SCOOTER is a finite element code for computing acoustic fields in range-independent environments. The method is based on direct computation of the spectral integral (reflectivity or FFP method). Pressure is approximated by piecewise-linear elements as are the material properties. (One exception is the density which is approximated by piecewise constant elements).

The SCOOTER package includes two modules:

SCOOTER the main program

FIELDS Produces shade files

The input (.ENV) file is identical to that used by KRAKEN or KRAKENC. The output is a Green's function file (in place of the mode file produced by KRAKEN ).

Note that SCOOTER includes the effect of density gradients within media (KRAKEN and KRAKENC do not). Also, interfacial scatter is not treated in SCOOTER.

Files:

Name Unit Description

Input

*.ENV 1 ENVironmental data

*.BRC 10 Bottom Refl. Coef. (optl)

*.TRC 11 Top Refl. Coef. (optl)

*.IRC 12 Internal Refl. Coef. (optl)

Output

*.PRT 6 PRinT file

*.GRN 20 GReen's function

'Pekeris problem'

10.0

1

'NVF'

500 0.0 2

0.0 1500.0 /

5000.0 1500.0 /

'A' 0.0

5000.0 2000.0 0.0 2.0 /

1400.0 2000.0

500.0 ! RMAX (km)

1 ! NSD

500.0 / ! SD(1:NSD) (m)

1 ! NRD

2500.0 / ! RD(1:NRD) (m)

RMAX is the maximum range for a receiver. It translates directly into the number of k-space points that will be used in the spectral integral. CPU time is proportional to RMAX so it shouldn't be any larger than necessary.

Note that both source and receiver must lie within the finite element domain.

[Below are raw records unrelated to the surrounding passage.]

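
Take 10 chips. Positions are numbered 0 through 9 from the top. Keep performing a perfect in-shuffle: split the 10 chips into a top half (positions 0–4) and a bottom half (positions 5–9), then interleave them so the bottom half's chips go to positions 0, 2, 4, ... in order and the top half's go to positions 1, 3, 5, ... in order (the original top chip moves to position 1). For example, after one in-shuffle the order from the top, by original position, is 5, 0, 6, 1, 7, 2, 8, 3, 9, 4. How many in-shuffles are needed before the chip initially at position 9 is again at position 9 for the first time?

10

Follow position 9 under repeated in-shuffles:
9 → 8 → 6 → 2 → 5 → 0 → 1 → 3 → 7 → 4 → 9
It first returns after 10 in-shuffles.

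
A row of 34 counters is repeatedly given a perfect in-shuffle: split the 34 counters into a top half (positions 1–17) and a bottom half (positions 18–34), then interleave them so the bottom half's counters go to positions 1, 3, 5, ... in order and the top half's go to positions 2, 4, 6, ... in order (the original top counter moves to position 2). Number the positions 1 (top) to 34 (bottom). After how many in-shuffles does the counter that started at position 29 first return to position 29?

Follow position 29 under repeated in-shuffles:
29 → 23 → 11 → 22 → 9 → 18 → 1 → 2 → 4 → 8 → 16 → 32 → 29
It first returns after 12 in-shuffles.

12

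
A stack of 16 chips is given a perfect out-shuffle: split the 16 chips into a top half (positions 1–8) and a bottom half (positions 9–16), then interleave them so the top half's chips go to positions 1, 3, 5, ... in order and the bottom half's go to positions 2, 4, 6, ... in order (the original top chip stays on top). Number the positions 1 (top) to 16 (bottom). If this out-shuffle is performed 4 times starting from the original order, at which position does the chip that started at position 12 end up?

Track the chip's position through each out-shuffle:
12 → 8 → 15 → 14 → 12

12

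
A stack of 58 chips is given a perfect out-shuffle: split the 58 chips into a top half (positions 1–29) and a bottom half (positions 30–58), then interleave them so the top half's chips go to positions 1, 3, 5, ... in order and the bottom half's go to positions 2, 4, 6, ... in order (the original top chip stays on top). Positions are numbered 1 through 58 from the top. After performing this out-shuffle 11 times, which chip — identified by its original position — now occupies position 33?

50

Work backwards from position 33, undoing one out-shuffle at a time:
33 ← 17 ← 9 ← 5 ← 3 ← 2 ← 30 ← 44 ← 51 ← 26 ← 42 ← 50
So the chip now at position 33 started at position 50.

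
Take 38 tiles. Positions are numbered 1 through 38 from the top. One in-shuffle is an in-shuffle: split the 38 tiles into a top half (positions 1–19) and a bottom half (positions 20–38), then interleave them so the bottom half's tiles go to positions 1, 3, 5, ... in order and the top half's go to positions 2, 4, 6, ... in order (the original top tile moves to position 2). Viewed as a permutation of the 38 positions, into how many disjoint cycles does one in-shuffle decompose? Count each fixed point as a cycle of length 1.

Trace each unvisited position around until it returns:
(1 2 4 8 16 32 ... len 12) (3 6 12 24 9 18 ... len 12) (7 14 28 17 34 29 ... len 12) (13 26)
4 cycles in total.

4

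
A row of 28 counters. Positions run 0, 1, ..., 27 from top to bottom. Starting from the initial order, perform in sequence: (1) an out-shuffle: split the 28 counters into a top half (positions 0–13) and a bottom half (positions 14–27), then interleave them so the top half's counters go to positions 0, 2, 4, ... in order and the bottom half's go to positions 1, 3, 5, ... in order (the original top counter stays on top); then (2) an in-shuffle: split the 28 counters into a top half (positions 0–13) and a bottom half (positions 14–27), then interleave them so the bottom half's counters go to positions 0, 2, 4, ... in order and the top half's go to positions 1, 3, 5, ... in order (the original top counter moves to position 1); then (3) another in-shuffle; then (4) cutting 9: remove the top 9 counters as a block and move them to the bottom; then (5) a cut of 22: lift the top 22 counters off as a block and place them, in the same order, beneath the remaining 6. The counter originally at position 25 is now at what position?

Track the counter from position 25 forward through each operation:
  after op 1 (out-shuffle): 25 → 23
  after op 2 (in-shuffle): 23 → 18
  after op 3 (in-shuffle): 18 → 8
  after op 4 (cut 9): 8 → 27
  after op 5 (cut 22): 27 → 5

5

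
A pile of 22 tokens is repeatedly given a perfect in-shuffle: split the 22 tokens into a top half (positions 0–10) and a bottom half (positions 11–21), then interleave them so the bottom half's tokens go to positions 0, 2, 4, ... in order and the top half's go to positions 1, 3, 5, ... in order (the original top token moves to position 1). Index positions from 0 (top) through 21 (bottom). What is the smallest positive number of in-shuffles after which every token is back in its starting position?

The in-shuffle permutes the 22 positions with cycle lengths [11, 11].
Every token is home exactly when every cycle has completed a whole number of laps, i.e. after lcm(11) = 11 in-shuffles.

11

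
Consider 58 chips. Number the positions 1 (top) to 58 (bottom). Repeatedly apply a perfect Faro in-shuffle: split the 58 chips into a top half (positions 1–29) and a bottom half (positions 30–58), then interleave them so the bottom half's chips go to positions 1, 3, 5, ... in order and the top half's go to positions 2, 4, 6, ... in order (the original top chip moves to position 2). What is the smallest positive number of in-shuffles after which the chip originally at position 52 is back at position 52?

Follow position 52 under repeated in-shuffles:
52 → 45 → 31 → 3 → 6 → 12 → 24 → 48 → ... → 52 (length 58)
It first returns after 58 in-shuffles.

58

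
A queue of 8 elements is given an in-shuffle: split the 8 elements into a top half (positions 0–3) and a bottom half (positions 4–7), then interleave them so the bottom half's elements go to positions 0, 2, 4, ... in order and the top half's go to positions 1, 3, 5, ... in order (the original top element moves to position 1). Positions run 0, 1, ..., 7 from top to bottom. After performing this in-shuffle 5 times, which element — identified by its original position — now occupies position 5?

2

Work backwards from position 5, undoing one in-shuffle at a time:
5 ← 2 ← 5 ← 2 ← 5 ← 2
So the element now at position 5 started at position 2.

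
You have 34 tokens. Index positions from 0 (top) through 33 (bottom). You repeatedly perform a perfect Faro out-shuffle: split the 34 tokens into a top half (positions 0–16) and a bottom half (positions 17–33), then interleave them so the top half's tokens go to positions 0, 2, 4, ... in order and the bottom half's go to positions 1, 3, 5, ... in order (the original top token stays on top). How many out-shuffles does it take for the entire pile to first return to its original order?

10

The out-shuffle permutes the 34 positions with cycle lengths [1, 1, 2, 10, 10, 10].
Every token is home exactly when every cycle has completed a whole number of laps, i.e. after lcm(1, 2, 10) = 10 out-shuffles.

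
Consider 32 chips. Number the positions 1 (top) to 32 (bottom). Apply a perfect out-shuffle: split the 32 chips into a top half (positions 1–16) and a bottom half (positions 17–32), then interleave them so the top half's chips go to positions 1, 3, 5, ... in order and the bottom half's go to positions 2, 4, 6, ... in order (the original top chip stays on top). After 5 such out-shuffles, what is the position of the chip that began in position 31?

Track the chip's position through each out-shuffle:
31 → 30 → 28 → 24 → 16 → 31

31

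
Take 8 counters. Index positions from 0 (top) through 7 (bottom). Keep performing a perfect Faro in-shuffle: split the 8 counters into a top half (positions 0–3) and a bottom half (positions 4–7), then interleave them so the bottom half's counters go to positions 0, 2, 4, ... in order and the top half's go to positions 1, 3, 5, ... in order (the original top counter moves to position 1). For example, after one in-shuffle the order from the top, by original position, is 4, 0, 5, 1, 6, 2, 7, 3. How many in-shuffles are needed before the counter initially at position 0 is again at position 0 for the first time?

6

Follow position 0 under repeated in-shuffles:
0 → 1 → 3 → 7 → 6 → 4 → 0
It first returns after 6 in-shuffles.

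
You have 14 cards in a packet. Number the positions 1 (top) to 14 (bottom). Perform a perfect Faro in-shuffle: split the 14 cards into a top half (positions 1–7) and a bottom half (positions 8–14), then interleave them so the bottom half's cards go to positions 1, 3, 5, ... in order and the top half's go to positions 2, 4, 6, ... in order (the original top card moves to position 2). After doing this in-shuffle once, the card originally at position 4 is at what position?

Track the card's position through each in-shuffle:
4 → 8

8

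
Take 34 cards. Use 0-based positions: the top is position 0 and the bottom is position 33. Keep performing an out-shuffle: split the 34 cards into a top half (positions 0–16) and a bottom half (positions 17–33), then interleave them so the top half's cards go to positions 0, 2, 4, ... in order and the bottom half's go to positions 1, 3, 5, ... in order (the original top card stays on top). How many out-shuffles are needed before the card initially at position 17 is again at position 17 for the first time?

Follow position 17 under repeated out-shuffles:
17 → 1 → 2 → 4 → 8 → 16 → 32 → 31 → 29 → 25 → 17
It first returns after 10 out-shuffles.

10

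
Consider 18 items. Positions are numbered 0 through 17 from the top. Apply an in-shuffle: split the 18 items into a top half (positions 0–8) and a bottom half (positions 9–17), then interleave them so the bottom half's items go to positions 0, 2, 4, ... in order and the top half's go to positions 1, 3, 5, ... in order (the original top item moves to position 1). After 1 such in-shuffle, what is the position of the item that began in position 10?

Track the item's position through each in-shuffle:
10 → 2

2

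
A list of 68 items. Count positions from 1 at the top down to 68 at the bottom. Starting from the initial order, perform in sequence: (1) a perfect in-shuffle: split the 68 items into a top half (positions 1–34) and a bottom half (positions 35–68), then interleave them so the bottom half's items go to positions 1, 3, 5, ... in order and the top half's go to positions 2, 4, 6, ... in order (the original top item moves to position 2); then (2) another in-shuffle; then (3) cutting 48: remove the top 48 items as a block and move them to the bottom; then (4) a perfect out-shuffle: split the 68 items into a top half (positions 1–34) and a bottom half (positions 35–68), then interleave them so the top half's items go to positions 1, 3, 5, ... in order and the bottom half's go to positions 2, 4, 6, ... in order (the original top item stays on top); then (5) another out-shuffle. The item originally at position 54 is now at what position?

Track the item from position 54 forward through each operation:
  after op 1 (in-shuffle): 54 → 39
  after op 2 (in-shuffle): 39 → 9
  after op 3 (cut 48): 9 → 29
  after op 4 (out-shuffle): 29 → 57
  after op 5 (out-shuffle): 57 → 46

46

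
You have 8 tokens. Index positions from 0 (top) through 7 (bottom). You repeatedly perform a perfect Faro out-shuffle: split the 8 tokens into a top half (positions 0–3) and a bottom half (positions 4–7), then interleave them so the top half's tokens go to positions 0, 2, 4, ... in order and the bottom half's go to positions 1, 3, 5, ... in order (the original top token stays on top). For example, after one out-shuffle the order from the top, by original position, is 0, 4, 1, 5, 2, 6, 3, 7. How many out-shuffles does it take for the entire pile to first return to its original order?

3

The out-shuffle permutes the 8 positions with cycle lengths [1, 1, 3, 3].
Every token is home exactly when every cycle has completed a whole number of laps, i.e. after lcm(1, 3) = 3 out-shuffles.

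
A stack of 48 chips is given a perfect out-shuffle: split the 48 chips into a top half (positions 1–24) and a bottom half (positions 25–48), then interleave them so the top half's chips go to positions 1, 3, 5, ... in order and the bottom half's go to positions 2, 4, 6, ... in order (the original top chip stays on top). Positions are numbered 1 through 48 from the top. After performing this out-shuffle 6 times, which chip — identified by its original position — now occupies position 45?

34

Work backwards from position 45, undoing one out-shuffle at a time:
45 ← 23 ← 12 ← 30 ← 39 ← 20 ← 34
So the chip now at position 45 started at position 34.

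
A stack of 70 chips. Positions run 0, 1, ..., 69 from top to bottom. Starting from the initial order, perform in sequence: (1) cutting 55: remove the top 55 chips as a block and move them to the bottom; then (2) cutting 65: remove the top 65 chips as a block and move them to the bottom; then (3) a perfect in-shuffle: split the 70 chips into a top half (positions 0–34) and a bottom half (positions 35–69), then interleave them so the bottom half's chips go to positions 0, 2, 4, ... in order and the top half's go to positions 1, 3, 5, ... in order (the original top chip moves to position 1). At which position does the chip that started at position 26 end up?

Track the chip from position 26 forward through each operation:
  after op 1 (cut 55): 26 → 41
  after op 2 (cut 65): 41 → 46
  after op 3 (in-shuffle): 46 → 22

22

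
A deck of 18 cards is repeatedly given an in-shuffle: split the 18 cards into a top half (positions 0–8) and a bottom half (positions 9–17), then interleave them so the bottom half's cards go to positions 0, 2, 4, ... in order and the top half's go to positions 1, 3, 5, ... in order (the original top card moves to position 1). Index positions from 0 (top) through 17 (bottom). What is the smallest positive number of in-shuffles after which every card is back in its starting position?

18

The in-shuffle permutes the 18 positions with cycle lengths [18].
Every card is home exactly when every cycle has completed a whole number of laps, i.e. after lcm(18) = 18 in-shuffles.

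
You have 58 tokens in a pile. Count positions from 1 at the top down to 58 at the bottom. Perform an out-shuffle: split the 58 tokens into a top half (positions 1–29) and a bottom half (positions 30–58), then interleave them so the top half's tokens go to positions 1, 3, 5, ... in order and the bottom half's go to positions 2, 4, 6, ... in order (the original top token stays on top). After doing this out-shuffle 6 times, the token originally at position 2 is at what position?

8

Track the token's position through each out-shuffle:
2 → 3 → 5 → 9 → 17 → 33 → 8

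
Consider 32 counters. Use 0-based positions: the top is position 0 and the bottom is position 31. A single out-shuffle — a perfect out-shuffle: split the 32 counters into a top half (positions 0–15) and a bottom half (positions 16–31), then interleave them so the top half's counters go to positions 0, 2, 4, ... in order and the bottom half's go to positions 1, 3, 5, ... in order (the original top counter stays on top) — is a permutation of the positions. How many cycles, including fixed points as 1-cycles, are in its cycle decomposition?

Trace each unvisited position around until it returns:
(0) (1 2 4 8 16) (3 6 12 24 17) (5 10 20 9 18) (7 14 28 25 19) (11 22 13 26 21) (15 30 29 27 23) (31)
8 cycles in total.

8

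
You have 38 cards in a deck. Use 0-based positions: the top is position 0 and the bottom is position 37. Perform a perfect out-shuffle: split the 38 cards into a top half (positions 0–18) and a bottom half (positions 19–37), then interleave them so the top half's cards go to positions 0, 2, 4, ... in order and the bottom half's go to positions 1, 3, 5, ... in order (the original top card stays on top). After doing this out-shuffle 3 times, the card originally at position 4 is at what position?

Track the card's position through each out-shuffle:
4 → 8 → 16 → 32

32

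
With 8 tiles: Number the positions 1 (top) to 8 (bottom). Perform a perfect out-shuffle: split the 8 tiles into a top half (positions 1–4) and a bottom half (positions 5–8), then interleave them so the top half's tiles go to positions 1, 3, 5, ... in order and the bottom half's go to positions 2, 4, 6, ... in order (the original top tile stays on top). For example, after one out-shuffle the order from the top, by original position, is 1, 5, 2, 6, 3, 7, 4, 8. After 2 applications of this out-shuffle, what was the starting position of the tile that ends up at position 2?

Work backwards from position 2, undoing one out-shuffle at a time:
2 ← 5 ← 3
So the tile now at position 2 started at position 3.

3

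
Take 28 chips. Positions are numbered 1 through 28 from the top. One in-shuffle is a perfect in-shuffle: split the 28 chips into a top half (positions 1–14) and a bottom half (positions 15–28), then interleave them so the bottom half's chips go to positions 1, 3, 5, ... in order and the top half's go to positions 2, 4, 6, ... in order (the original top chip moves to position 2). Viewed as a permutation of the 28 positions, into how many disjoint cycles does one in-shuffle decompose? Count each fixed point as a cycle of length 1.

Trace each unvisited position around until it returns:
(1 2 4 8 16 3 ... len 28)
1 cycle in total.

1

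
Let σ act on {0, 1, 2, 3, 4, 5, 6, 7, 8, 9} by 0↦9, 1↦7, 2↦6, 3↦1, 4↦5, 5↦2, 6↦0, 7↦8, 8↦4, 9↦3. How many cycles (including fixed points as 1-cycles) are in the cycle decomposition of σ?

Cycle decomposition: (0 9 3 1 7 8 4 5 2 6).
1 cycle.

1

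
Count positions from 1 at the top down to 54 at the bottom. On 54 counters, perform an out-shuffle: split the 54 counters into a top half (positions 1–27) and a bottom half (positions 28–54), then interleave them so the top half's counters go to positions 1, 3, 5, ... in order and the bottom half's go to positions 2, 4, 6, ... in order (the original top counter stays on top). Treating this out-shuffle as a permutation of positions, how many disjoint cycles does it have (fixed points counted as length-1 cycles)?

Trace each unvisited position around until it returns:
(1) (2 3 5 9 17 33 ... len 52) (54)
3 cycles in total.

3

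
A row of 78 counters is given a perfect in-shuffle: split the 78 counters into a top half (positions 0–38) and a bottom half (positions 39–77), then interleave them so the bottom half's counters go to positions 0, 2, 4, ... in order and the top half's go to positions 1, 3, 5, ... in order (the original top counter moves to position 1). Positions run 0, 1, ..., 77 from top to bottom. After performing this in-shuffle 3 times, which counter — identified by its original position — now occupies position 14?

Work backwards from position 14, undoing one in-shuffle at a time:
14 ← 46 ← 62 ← 70
So the counter now at position 14 started at position 70.

70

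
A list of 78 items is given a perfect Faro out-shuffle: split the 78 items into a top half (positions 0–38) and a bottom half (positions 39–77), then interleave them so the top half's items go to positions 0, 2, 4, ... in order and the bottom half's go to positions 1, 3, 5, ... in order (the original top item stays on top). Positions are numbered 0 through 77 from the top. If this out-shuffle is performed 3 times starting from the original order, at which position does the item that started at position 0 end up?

Position 0 is a fixed point of every out-shuffle, so the item never moves.

0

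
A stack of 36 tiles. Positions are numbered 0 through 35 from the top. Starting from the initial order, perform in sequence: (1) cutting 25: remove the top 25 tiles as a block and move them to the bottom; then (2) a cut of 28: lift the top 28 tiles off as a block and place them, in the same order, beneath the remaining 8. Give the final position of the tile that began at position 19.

2

Track the tile from position 19 forward through each operation:
  after op 1 (cut 25): 19 → 30
  after op 2 (cut 28): 30 → 2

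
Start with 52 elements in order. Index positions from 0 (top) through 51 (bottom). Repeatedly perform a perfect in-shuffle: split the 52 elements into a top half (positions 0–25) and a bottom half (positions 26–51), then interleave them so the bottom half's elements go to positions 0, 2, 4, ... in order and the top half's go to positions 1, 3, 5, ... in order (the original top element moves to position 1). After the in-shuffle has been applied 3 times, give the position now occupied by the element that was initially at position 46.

Track the element's position through each in-shuffle:
46 → 40 → 28 → 4

4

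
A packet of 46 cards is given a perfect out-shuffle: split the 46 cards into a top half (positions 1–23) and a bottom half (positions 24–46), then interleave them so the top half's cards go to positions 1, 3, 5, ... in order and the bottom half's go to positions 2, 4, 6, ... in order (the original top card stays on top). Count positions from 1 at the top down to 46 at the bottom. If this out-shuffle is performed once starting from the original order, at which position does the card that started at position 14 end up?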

That is, the capability for placing source or receiver in the homogeneous half-space has not been implemented.

CPU time is roughly independent of the number of receivers but increases linearly with the number of sources. (However, the first source requires about 3 times as much CPU time as subsequent sources, since an LU decomposition is required only for the first source.)

Shade files or plots of transmission loss versus range are obtained by running FIELDS which uses the '.GRN' file as input.